Do They Owe Us A Living? at The Royal Standard
Maja Lorkowska, Exhibitions EditorAlthough the Art of Management & Organization conference may not be the first thing that springs to mind when we think about what inspires exhibitions, ‘Do They Owe Us a Living?’ at The Royal Standard was created in collaboration with the conference and focuses on its theme ‘art as activism’ as its point of departure.
Do They Owe Us a Living is inspired by the 1978 song by the punk band Crass, from which it takes its name. The show features 12 artists, and wears its political and activist ambitions with pride, yet without oversimplifying the problems that it tackles.
Artists critique the realities of life under the rule of neoliberalism as well as the constraints it creates and focus on lived experience both in everyday life outside of work and in the workplace. The show’s aim is to move away from transactional thinking, and focus instead on community and care, while also questioning the complexities and role of art in activism and resistance.
For example, Terry Bond’s work is concerned with that which is everyday, paradoxical and humorous, noticing situations that are worth a second glance. Julika Gittner, on the other hand, creates bulky, fleshy-looking sculptures that surround bodies or resemble faces.
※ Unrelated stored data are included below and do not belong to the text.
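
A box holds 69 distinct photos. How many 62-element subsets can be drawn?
C(69,62) = 69!/(62!×7!) = 1078897248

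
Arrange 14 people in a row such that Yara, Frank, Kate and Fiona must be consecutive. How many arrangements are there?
Treat the 4 as one block: (14-4+1)! × 4! = 39916800 × 24 = 958003200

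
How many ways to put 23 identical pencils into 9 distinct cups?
C(23+9-1, 9-1) = C(31, 8) = 7888725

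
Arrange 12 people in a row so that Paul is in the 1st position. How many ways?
Fix one position: (12-1)! = 39916800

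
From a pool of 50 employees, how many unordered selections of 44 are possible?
C(50,44) = 50!/(44!×6!) = 15890700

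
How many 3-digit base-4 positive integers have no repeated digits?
First digit: 3 choices (nonzero). Then descending: 3 × 3 × 2 = 18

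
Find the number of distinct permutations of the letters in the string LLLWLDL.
7! / (1! × 5! × 1!) = 42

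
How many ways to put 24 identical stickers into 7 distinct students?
C(24+7-1, 7-1) = C(30, 6) = 593775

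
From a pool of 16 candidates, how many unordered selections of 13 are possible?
C(16,13) = 16!/(13!×3!) = 560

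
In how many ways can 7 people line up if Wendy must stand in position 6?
Fix one position: (7-1)! = 720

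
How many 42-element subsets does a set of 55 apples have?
C(55,42) = 55!/(42!×13!) = 1451182990950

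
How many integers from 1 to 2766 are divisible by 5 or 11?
⌊2766/5⌋ + ⌊2766/11⌋ - ⌊2766/55⌋ = 553 + 251 - 50 = 754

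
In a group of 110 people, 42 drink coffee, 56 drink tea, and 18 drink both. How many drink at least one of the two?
|A∪B| = |A| + |B| - |A∩B| = 42 + 56 - 18 = 80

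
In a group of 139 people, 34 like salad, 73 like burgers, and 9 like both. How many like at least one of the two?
|A∪B| = |A| + |B| - |A∩B| = 34 + 73 - 9 = 98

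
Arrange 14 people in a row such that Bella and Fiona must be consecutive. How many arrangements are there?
Treat the 2 as one block: (14-2+1)! × 2! = 6227020800 × 2 = 12454041600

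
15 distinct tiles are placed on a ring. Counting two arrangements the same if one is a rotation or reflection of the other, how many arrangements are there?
(15-1)!/2 = 87178291200/2 = 43589145600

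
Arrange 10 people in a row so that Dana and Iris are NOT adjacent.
Total - adjacent = 10! - (10-1)!×2 = 3628800 - 725760 = 2903040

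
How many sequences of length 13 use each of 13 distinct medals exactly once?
13! = 6227020800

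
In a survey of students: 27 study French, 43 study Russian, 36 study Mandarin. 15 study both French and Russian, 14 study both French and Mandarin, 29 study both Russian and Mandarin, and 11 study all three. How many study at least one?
|A∪B∪C| = 27+43+36-15-14-29+11 = 59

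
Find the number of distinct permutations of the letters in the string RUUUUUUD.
8! / (6! × 1! × 1!) = 56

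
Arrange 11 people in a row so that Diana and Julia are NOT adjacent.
Total - adjacent = 11! - (11-1)!×2 = 39916800 - 7257600 = 32659200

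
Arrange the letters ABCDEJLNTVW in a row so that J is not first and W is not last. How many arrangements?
By inclusion-exclusion: 11! - 2×(11-1)! + (11-2)! = 39916800 - 7257600 + 362880 = 33022080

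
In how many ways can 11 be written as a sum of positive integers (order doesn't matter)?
Pentagonal recurrence p(n) = p(n-1) + p(n-2) - p(n-5) - p(n-7) + p(n-12) + p(n-15) - ... gives p(0..10) = 1, 1, 2, 3, 5, 7, 11, 15, 22, 30, 42. p(11) = p(10) + p(9) - p(6) - p(4) = 42 + 30 - 11 - 5 = 56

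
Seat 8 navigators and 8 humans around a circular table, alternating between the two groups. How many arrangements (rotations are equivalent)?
Fix one of the navigators: (8-1)! ways for the remaining navigators, × 8! ways for the humans = 5040 × 40320 = 203212800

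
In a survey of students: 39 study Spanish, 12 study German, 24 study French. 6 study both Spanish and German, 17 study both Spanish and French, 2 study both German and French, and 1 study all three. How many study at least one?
|A∪B∪C| = 39+12+24-6-17-2+1 = 51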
The show is curated by Simon Willems who is an artist and British Academy Postdoctoral Fellow at the University of Reading and is also showing his work in the exhibition. The featured artists are: Beagles & Ramsay, Terry Bond, Pil & Galia Kollectiv, Rachel Garfield, Julika Gittner, Al Hopwood, Manual Labours (Sophie Hope & Jenny Richards), Chad McCail, Ian Monroe and Liverpool based Sumuyya Khader and Dreamchord (nil00 & Yank Scally).